Ari andava pela cena do crime. Aliás, não parecia crime. A própria PM tinha informado que ele havia pulado do terceiro andar. Enquanto caia, na cabeça ainda tinha todos os olhos. A casa era toda daquele corpo quando ainda tinha os dois olhos dentro da cabeça. Casa de três andares não são raras na favela. Não cabem e quando se quer crescer, cresce para cima. Aquele corpo sabia bem disso. No meio da favela, era fácil achar um nome, para deixar de ser corpo. Ele caiu entre sua casa e um barracão. A cabeça murcha, com um olho de fora, o outro arregalado, estava perto do barracão, enquanto as pernas que tentavam se levantar estavam para o lado da casa de três andares.

Ninguém tinha visto antes do menino que matou aula. Aquele menino ia fumar maconha, por isso ia para aquele beco. Hoje ele não fumaria. Hoje, ele encontrava o corpo. Menos de um ano depois, era vez de encontrarem o dele. Fiquei sabendo. Ainda recebo visitas. Cada vez mais escassas, mas ainda recebo. Daqui a pouco, vou ser completamente esquecido.

Ari empurrou a porta da casa. Tinha algo enfadonho naquele corpo. Não podia ter simplesmente pulado. Ele estava embaixo da janela do terceiro andar.
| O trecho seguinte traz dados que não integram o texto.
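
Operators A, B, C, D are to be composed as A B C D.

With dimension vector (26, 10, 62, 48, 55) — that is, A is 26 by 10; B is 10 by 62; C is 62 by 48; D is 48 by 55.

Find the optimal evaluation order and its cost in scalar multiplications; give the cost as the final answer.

70460

Adjacent pairs: AB = 26·10·62 = 16120; BC = 10·62·48 = 29760; CD = 62·48·55 = 163680.
Length 3: A..C: k=1: 0+29760+26·10·48=42240; k=2: 16120+0+26·62·48=93496 → min 42240 | B..D: k=2: 0+163680+10·62·55=197780; k=3: 29760+0+10·48·55=56160 → min 56160.
Length 4: A..D: k=1: 0+56160+26·10·55=70460; k=2: 16120+163680+26·62·55=268460; k=3: 42240+0+26·48·55=110880 → min 70460.
Optimal parenthesization: (A ((B C) D)) with cost 70460.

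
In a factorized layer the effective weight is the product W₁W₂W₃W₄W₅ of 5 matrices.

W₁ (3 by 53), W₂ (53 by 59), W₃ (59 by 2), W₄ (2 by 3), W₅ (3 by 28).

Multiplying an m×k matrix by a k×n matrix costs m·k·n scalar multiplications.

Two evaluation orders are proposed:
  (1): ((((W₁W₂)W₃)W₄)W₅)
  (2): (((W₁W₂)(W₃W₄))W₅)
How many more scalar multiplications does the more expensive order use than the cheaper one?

513

Order (1) = ((((W₁W₂)W₃)W₄)W₅): (W₁W₂): 3×53 by 53×59 → 3×59, cost 3·53·59 = 9381; ((W₁W₂)W₃): 3×59 by 59×2 → 3×2, cost 3·59·2 = 354; cumulative 9735; (((W₁W₂)W₃)W₄): 3×2 by 2×3 → 3×3, cost 3·2·3 = 18; cumulative 9753; ((((W₁W₂)W₃)W₄)W₅): 3×3 by 3×28 → 3×28, cost 3·3·28 = 252; cumulative 10005. Total 10005.
Order (2) = (((W₁W₂)(W₃W₄))W₅): (W₁W₂): 3×53 by 53×59 → 3×59, cost 3·53·59 = 9381; (W₃W₄): 59×2 by 2×3 → 59×3, cost 59·2·3 = 354; ((W₁W₂)(W₃W₄)): 3×59 by 59×3 → 3×3, cost 3·59·3 = 531; cumulative 10266; (((W₁W₂)(W₃W₄))W₅): 3×3 by 3×28 → 3×28, cost 3·3·28 = 252; cumulative 10518. Total 10518.
Difference: |10005 − 10518| = 513.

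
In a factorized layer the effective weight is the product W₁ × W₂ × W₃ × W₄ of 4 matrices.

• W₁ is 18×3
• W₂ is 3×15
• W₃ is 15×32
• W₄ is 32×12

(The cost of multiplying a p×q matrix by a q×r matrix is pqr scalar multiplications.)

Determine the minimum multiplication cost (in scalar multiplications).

3240

Adjacent pairs: W₁W₂ = 18·3·15 = 810; W₂W₃ = 3·15·32 = 1440; W₃W₄ = 15·32·12 = 5760.
Length 3: W₁..W₃: k=1: 0+1440+18·3·32=3168; k=2: 810+0+18·15·32=9450 → min 3168 | W₂..W₄: k=2: 0+5760+3·15·12=6300; k=3: 1440+0+3·32·12=2592 → min 2592.
Length 4: W₁..W₄: k=1: 0+2592+18·3·12=3240; k=2: 810+5760+18·15·12=9810; k=3: 3168+0+18·32·12=10080 → min 3240.
Optimal order: (W₁ × ((W₂ × W₃) × W₄)) with cost 3240.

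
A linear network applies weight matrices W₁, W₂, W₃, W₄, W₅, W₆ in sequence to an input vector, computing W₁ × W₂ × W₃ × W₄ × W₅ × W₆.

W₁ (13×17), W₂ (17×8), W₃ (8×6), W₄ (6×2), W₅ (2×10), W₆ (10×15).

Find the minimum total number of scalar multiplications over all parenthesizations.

Adjacent pairs: W₁W₂ = 13·17·8 = 1768; W₂W₃ = 17·8·6 = 816; W₃W₄ = 8·6·2 = 96; W₄W₅ = 6·2·10 = 120; W₅W₆ = 2·10·15 = 300.
Length 3: W₁..W₃: k=1: 0+816+13·17·6=2142; k=2: 1768+0+13·8·6=2392 → min 2142 | W₂..W₄: k=2: 0+96+17·8·2=368; k=3: 816+0+17·6·2=1020 → min 368 | W₃..W₅: k=3: 0+120+8·6·10=600; k=4: 96+0+8·2·10=256 → min 256 | W₄..W₆: k=4: 0+300+6·2·15=480; k=5: 120+0+6·10·15=1020 → min 480.
Length 4: W₁..W₄: k=1: 0+368+13·17·2=810; k=2: 1768+96+13·8·2=2072; k=3: 2142+0+13·6·2=2298 → min 810 | W₂..W₅: k=2: 0+256+17·8·10=1616; k=3: 816+120+17·6·10=1956; k=4: 368+0+17·2·10=708 → min 708 | W₃..W₆: k=3: 0+480+8·6·15=1200; k=4: 96+300+8·2·15=636; k=5: 256+0+8·10·15=1456 → min 636.
Length 5: W₁..W₅: k=1: 0+708+13·17·10=2918; k=2: 1768+256+13·8·10=3064; k=3: 2142+120+13·6·10=3042; k=4: 810+0+13·2·10=1070 → min 1070 | W₂..W₆: k=2: 0+636+17·8·15=2676; k=3: 816+480+17·6·15=2826; k=4: 368+300+17·2·15=1178; k=5: 708+0+17·10·15=3258 → min 1178.
Length 6: W₁..W₆: k=1: 0+1178+13·17·15=4493; k=2: 1768+636+13·8·15=3964; k=3: 2142+480+13·6·15=3792; k=4: 810+300+13·2·15=1500; k=5: 1070+0+13·10·15=3020 → min 1500.
Optimal order: ((W₁ × (W₂ × (W₃ × W₄))) × (W₅ × W₆)) with cost 1500.

1500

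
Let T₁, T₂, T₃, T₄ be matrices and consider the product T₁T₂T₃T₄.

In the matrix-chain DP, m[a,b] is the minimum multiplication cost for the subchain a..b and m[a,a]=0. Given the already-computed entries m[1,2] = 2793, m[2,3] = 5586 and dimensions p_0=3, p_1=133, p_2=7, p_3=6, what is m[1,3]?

2919

m[1,3] = min over k∈[1,2] of m[1,k]+m[k+1,3]+p_{0}·p_k·p_{3}.
k=1: 0 + 5586 + 3·133·6 = 7980; k=2: 2793 + 0 + 3·7·6 = 2919.
Minimum: 2919 at k=2.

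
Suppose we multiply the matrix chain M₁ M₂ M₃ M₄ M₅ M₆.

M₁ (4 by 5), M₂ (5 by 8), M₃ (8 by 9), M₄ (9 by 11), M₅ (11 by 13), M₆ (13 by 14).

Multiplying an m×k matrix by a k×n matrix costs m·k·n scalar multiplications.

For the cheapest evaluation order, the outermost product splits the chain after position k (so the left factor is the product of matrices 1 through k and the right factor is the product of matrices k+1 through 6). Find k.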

No entanto, ninguém suicida tentando correr, com as pernas dobradas.

Ari e eu entramos com as armas em punho, olhamos cada canto de um cômodo apertado, com uma cozinha ao fundo, um fogão e uma geladeira  em frente a uma mesa. Tinha um banheiro, que dava para a própria cozinha. Não tinha janela naquele andar. Tinha marca de janela, mas a parecia soterrada. Provavelmente o beco era usado por mais usuários de maconha além daquele aluno. Fizemos vistoria rápida. Ninguém no primeiro andar.
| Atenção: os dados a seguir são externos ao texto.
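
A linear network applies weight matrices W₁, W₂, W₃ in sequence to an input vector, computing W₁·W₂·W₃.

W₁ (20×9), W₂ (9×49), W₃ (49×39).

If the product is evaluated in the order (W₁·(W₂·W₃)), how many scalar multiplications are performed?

24219

(W₂·W₃): 9×49 by 49×39 → 9×39, cost 9·49·39 = 17199
(W₁·(W₂·W₃)): 20×9 by 9×39 → 20×39, cost 20·9·39 = 7020; cumulative 24219
Total: 24219 scalar multiplications.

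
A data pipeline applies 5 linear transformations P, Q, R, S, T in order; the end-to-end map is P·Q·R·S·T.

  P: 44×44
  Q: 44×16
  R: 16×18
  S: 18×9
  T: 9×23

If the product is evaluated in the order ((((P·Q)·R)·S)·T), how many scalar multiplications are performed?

(P·Q): 44×44 by 44×16 → 44×16, cost 44·44·16 = 30976
((P·Q)·R): 44×16 by 16×18 → 44×18, cost 44·16·18 = 12672; cumulative 43648
(((P·Q)·R)·S): 44×18 by 18×9 → 44×9, cost 44·18·9 = 7128; cumulative 50776
((((P·Q)·R)·S)·T): 44×9 by 9×23 → 44×23, cost 44·9·23 = 9108; cumulative 59884
Total: 59884 scalar multiplications.

59884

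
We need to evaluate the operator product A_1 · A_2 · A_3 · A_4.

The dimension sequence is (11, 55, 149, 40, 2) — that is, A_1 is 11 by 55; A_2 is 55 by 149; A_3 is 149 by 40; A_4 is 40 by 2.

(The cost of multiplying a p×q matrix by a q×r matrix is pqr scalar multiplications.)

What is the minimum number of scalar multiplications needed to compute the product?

29520

Adjacent pairs: A_1A_2 = 11·55·149 = 90145; A_2A_3 = 55·149·40 = 327800; A_3A_4 = 149·40·2 = 11920.
Length 3: A_1..A_3: k=1: 0+327800+11·55·40=352000; k=2: 90145+0+11·149·40=155705 → min 155705 | A_2..A_4: k=2: 0+11920+55·149·2=28310; k=3: 327800+0+55·40·2=332200 → min 28310.
Length 4: A_1..A_4: k=1: 0+28310+11·55·2=29520; k=2: 90145+11920+11·149·2=105343; k=3: 155705+0+11·40·2=156585 → min 29520.
Optimal order: (A_1 · (A_2 · (A_3 · A_4))) with cost 29520.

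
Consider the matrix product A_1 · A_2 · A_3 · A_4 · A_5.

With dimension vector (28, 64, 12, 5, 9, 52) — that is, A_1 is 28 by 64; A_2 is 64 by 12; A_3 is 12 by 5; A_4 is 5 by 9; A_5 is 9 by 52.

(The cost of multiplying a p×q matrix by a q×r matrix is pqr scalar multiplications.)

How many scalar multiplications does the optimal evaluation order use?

22420

Adjacent pairs: A_1A_2 = 28·64·12 = 21504; A_2A_3 = 64·12·5 = 3840; A_3A_4 = 12·5·9 = 540; A_4A_5 = 5·9·52 = 2340.
Length 3: A_1..A_3: k=1: 0+3840+28·64·5=12800; k=2: 21504+0+28·12·5=23184 → min 12800 | A_2..A_4: k=2: 0+540+64·12·9=7452; k=3: 3840+0+64·5·9=6720 → min 6720 | A_3..A_5: k=3: 0+2340+12·5·52=5460; k=4: 540+0+12·9·52=6156 → min 5460.
Length 4: A_1..A_4: k=1: 0+6720+28·64·9=22848; k=2: 21504+540+28·12·9=25068; k=3: 12800+0+28·5·9=14060 → min 14060 | A_2..A_5: k=2: 0+5460+64·12·52=45396; k=3: 3840+2340+64·5·52=22820; k=4: 6720+0+64·9·52=36672 → min 22820.
Length 5: A_1..A_5: k=1: 0+22820+28·64·52=116004; k=2: 21504+5460+28·12·52=44436; k=3: 12800+2340+28·5·52=22420; k=4: 14060+0+28·9·52=27164 → min 22420.
Optimal order: ((A_1 · (A_2 · A_3)) · (A_4 · A_5)) with cost 22420.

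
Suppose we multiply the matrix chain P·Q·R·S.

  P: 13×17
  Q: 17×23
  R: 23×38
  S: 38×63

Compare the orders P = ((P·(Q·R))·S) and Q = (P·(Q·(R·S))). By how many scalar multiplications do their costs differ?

39240

Order P = ((P·(Q·R))·S): (Q·R): 17×23 by 23×38 → 17×38, cost 17·23·38 = 14858; (P·(Q·R)): 13×17 by 17×38 → 13×38, cost 13·17·38 = 8398; cumulative 23256; ((P·(Q·R))·S): 13×38 by 38×63 → 13×63, cost 13·38·63 = 31122; cumulative 54378. Total 54378.
Order Q = (P·(Q·(R·S))): (R·S): 23×38 by 38×63 → 23×63, cost 23·38·63 = 55062; (Q·(R·S)): 17×23 by 23×63 → 17×63, cost 17·23·63 = 24633; cumulative 79695; (P·(Q·(R·S))): 13×17 by 17×63 → 13×63, cost 13·17·63 = 13923; cumulative 93618. Total 93618.
Difference: |54378 − 93618| = 39240.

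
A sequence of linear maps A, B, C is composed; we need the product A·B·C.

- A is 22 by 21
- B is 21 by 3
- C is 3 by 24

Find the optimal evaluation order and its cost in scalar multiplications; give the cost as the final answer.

(A·(B·C)): cost 12600.
((A·B)·C): cost 2970.
Optimal: ((A·B)·C) with cost 2970.

2970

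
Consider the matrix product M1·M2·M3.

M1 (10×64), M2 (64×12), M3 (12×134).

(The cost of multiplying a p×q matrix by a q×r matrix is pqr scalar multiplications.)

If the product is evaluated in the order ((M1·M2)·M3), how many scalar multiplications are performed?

23760

(M1·M2): 10×64 by 64×12 → 10×12, cost 10·64·12 = 7680
((M1·M2)·M3): 10×12 by 12×134 → 10×134, cost 10·12·134 = 16080; cumulative 23760
Total: 23760 scalar multiplications.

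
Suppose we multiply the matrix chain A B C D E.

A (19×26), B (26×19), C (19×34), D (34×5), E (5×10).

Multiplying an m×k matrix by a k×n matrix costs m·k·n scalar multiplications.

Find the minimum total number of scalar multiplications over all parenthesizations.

9120

Adjacent pairs: AB = 19·26·19 = 9386; BC = 26·19·34 = 16796; CD = 19·34·5 = 3230; DE = 34·5·10 = 1700.
Length 3: A..C: k=1: 0+16796+19·26·34=33592; k=2: 9386+0+19·19·34=21660 → min 21660 | B..D: k=2: 0+3230+26·19·5=5700; k=3: 16796+0+26·34·5=21216 → min 5700 | C..E: k=3: 0+1700+19·34·10=8160; k=4: 3230+0+19·5·10=4180 → min 4180.
Length 4: A..D: k=1: 0+5700+19·26·5=8170; k=2: 9386+3230+19·19·5=14421; k=3: 21660+0+19·34·5=24890 → min 8170 | B..E: k=2: 0+4180+26·19·10=9120; k=3: 16796+1700+26·34·10=27336; k=4: 5700+0+26·5·10=7000 → min 7000.
Length 5: A..E: k=1: 0+7000+19·26·10=11940; k=2: 9386+4180+19·19·10=17176; k=3: 21660+1700+19·34·10=29820; k=4: 8170+0+19·5·10=9120 → min 9120.
Optimal order: ((A (B (C D))) E) with cost 9120.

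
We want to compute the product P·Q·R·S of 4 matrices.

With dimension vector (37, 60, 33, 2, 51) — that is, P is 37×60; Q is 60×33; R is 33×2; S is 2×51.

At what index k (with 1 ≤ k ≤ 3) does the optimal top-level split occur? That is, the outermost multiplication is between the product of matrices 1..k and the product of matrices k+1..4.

Adjacent pairs: PQ = 37·60·33 = 73260; QR = 60·33·2 = 3960; RS = 33·2·51 = 3366.
Length 3: P..R: k=1: 0+3960+37·60·2=8400; k=2: 73260+0+37·33·2=75702 → min 8400 | Q..S: k=2: 0+3366+60·33·51=104346; k=3: 3960+0+60·2·51=10080 → min 10080.
Top-level splits: k=1: (P..P)·(Q..S) → 0+10080+37·60·51 = 123300; k=2: (P..Q)·(R..S) → 73260+3366+37·33·51 = 138897; k=3: (P..R)·(S..S) → 8400+0+37·2·51 = 12174.
Best split is after R, i.e. k = 3.

3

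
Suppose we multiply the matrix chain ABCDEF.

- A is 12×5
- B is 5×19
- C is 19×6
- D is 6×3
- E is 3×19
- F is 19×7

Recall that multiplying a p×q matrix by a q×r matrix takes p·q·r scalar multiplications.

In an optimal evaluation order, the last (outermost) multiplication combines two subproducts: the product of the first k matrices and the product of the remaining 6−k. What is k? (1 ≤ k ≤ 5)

Adjacent pairs: AB = 12·5·19 = 1140; BC = 5·19·6 = 570; CD = 19·6·3 = 342; DE = 6·3·19 = 342; EF = 3·19·7 = 399.
Length 3: A..C: k=1: 0+570+12·5·6=930; k=2: 1140+0+12·19·6=2508 → min 930 | B..D: k=2: 0+342+5·19·3=627; k=3: 570+0+5·6·3=660 → min 627 | C..E: k=3: 0+342+19·6·19=2508; k=4: 342+0+19·3·19=1425 → min 1425 | D..F: k=4: 0+399+6·3·7=525; k=5: 342+0+6·19·7=1140 → min 525.
Length 4: A..D: k=1: 0+627+12·5·3=807; k=2: 1140+342+12·19·3=2166; k=3: 930+0+12·6·3=1146 → min 807 | B..E: k=2: 0+1425+5·19·19=3230; k=3: 570+342+5·6·19=1482; k=4: 627+0+5·3·19=912 → min 912 | C..F: k=3: 0+525+19·6·7=1323; k=4: 342+399+19·3·7=1140; k=5: 1425+0+19·19·7=3952 → min 1140.
Length 5: A..E: k=1: 0+912+12·5·19=2052; k=2: 1140+1425+12·19·19=6897; k=3: 930+342+12·6·19=2640; k=4: 807+0+12·3·19=1491 → min 1491 | B..F: k=2: 0+1140+5·19·7=1805; k=3: 570+525+5·6·7=1305; k=4: 627+399+5·3·7=1131; k=5: 912+0+5·19·7=1577 → min 1131.
Top-level splits: k=1: (A..A)·(B..F) → 0+1131+12·5·7 = 1551; k=2: (A..B)·(C..F) → 1140+1140+12·19·7 = 3876; k=3: (A..C)·(D..F) → 930+525+12·6·7 = 1959; k=4: (A..D)·(E..F) → 807+399+12·3·7 = 1458; k=5: (A..E)·(F..F) → 1491+0+12·19·7 = 3087.
Best split is after D, i.e. k = 4.

4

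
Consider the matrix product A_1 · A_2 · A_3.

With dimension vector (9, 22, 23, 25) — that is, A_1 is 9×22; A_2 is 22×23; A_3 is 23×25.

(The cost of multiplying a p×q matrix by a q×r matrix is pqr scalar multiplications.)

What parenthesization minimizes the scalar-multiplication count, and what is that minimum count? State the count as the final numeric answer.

(A_1 · (A_2 · A_3)): cost 17600.
((A_1 · A_2) · A_3): cost 9729.
Optimal: ((A_1 · A_2) · A_3) with cost 9729.

9729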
 Segundo andar parecia menor, como se a casa se afunilasse. Quanto mais perto do céu, mais incômodo sempre é. O homem tenta fazer coisas que são destinadas a Deus, mas nem Ele faz. Não lembro muito mais o que tinha naquele andar. Tinha alguns móveis, talvez. Tinha um cheiro. Do cheiro eu lembro. Um cheiro de pobre, um cheiro de torto, um cheiro de morte. Não me ache um mal investigador por não lembrar. Já fui um dos melhores. 13 anos na homicídios. Havia coisas para lembrar, muitas. Lembro de todas elas. Sempre lembro. Você se esquece do que fez ontem no seu trabalho? Se esquece do que fez semana passada? O que comeu com sua mulher, antes dela cuspir sangue na pia? Se eu esqueço, é mais um corpo que nunca se tornará nome. A mim não foi dado a dádiva de esquecer.
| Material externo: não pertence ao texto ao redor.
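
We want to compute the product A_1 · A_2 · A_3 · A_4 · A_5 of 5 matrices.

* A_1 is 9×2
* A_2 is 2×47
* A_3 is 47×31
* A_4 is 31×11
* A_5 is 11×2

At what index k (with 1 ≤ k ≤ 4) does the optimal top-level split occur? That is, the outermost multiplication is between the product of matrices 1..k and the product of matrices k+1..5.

1

Adjacent pairs: A_1A_2 = 9·2·47 = 846; A_2A_3 = 2·47·31 = 2914; A_3A_4 = 47·31·11 = 16027; A_4A_5 = 31·11·2 = 682.
Length 3: A_1..A_3: k=1: 0+2914+9·2·31=3472; k=2: 846+0+9·47·31=13959 → min 3472 | A_2..A_4: k=2: 0+16027+2·47·11=17061; k=3: 2914+0+2·31·11=3596 → min 3596 | A_3..A_5: k=3: 0+682+47·31·2=3596; k=4: 16027+0+47·11·2=17061 → min 3596.
Length 4: A_1..A_4: k=1: 0+3596+9·2·11=3794; k=2: 846+16027+9·47·11=21526; k=3: 3472+0+9·31·11=6541 → min 3794 | A_2..A_5: k=2: 0+3596+2·47·2=3784; k=3: 2914+682+2·31·2=3720; k=4: 3596+0+2·11·2=3640 → min 3640.
Top-level splits: k=1: (A_1..A_1)·(A_2..A_5) → 0+3640+9·2·2 = 3676; k=2: (A_1..A_2)·(A_3..A_5) → 846+3596+9·47·2 = 5288; k=3: (A_1..A_3)·(A_4..A_5) → 3472+682+9·31·2 = 4712; k=4: (A_1..A_4)·(A_5..A_5) → 3794+0+9·11·2 = 3992.
Best split is after A_1, i.e. k = 1.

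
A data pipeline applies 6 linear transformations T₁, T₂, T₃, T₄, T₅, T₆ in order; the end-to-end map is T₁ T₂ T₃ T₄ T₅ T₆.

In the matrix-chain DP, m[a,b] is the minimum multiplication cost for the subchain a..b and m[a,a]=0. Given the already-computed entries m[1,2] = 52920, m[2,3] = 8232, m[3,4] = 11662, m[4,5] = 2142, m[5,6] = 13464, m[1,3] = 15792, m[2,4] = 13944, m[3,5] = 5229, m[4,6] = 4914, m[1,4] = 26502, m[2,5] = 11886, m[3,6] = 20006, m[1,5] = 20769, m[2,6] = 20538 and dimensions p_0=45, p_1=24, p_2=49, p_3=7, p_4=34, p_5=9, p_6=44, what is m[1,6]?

34566

m[1,6] = min over k∈[1,5] of m[1,k]+m[k+1,6]+p_{0}·p_k·p_{6}.
k=1: 0 + 20538 + 45·24·44 = 68058; k=2: 52920 + 20006 + 45·49·44 = 169946; k=3: 15792 + 4914 + 45·7·44 = 34566; k=4: 26502 + 13464 + 45·34·44 = 107286; k=5: 20769 + 0 + 45·9·44 = 38589.
Minimum: 34566 at k=3.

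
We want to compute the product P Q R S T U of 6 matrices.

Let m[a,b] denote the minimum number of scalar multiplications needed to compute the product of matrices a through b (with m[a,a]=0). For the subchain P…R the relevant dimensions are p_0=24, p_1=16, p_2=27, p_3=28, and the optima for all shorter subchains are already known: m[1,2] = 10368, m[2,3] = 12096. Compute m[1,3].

22848

m[1,3] = min over k∈[1,2] of m[1,k]+m[k+1,3]+p_{0}·p_k·p_{3}.
k=1: 0 + 12096 + 24·16·28 = 22848; k=2: 10368 + 0 + 24·27·28 = 28512.
Minimum: 22848 at k=1.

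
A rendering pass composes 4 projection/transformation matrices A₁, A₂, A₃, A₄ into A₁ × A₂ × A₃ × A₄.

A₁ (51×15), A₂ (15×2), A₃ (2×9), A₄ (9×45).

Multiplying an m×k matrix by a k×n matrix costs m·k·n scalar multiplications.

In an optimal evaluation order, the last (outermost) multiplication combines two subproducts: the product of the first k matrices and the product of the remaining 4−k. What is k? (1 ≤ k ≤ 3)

Adjacent pairs: A₁A₂ = 51·15·2 = 1530; A₂A₃ = 15·2·9 = 270; A₃A₄ = 2·9·45 = 810.
Length 3: A₁..A₃: k=1: 0+270+51·15·9=7155; k=2: 1530+0+51·2·9=2448 → min 2448 | A₂..A₄: k=2: 0+810+15·2·45=2160; k=3: 270+0+15·9·45=6345 → min 2160.
Top-level splits: k=1: (A₁..A₁)·(A₂..A₄) → 0+2160+51·15·45 = 36585; k=2: (A₁..A₂)·(A₃..A₄) → 1530+810+51·2·45 = 6930; k=3: (A₁..A₃)·(A₄..A₄) → 2448+0+51·9·45 = 23103.
Best split is after A₂, i.e. k = 2.

2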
Fomos para o terceiro andar. Dava para ver que a casa não era planejada. Nada era. Ninguém planeja seu olho saltando da órbita, a boca aberta com a língua de fora. Você não viu ele. Eu vi. Só morreu na minha área. Com a lingua saindo da boca. Ainda não estava inchada, mas, com o maxilar quebrado, com alguns dentes cortando a bochecha e se expondo em direção ao pescoço, com aquele calor, era de se esperar que, em algumas horas, ela ficaria como um balão roxo, até não caber mais no rosto e estourar o resto de osso que segurava o maxilar.

E aí eu pergunto: tenho eu culpa de ter visto isto?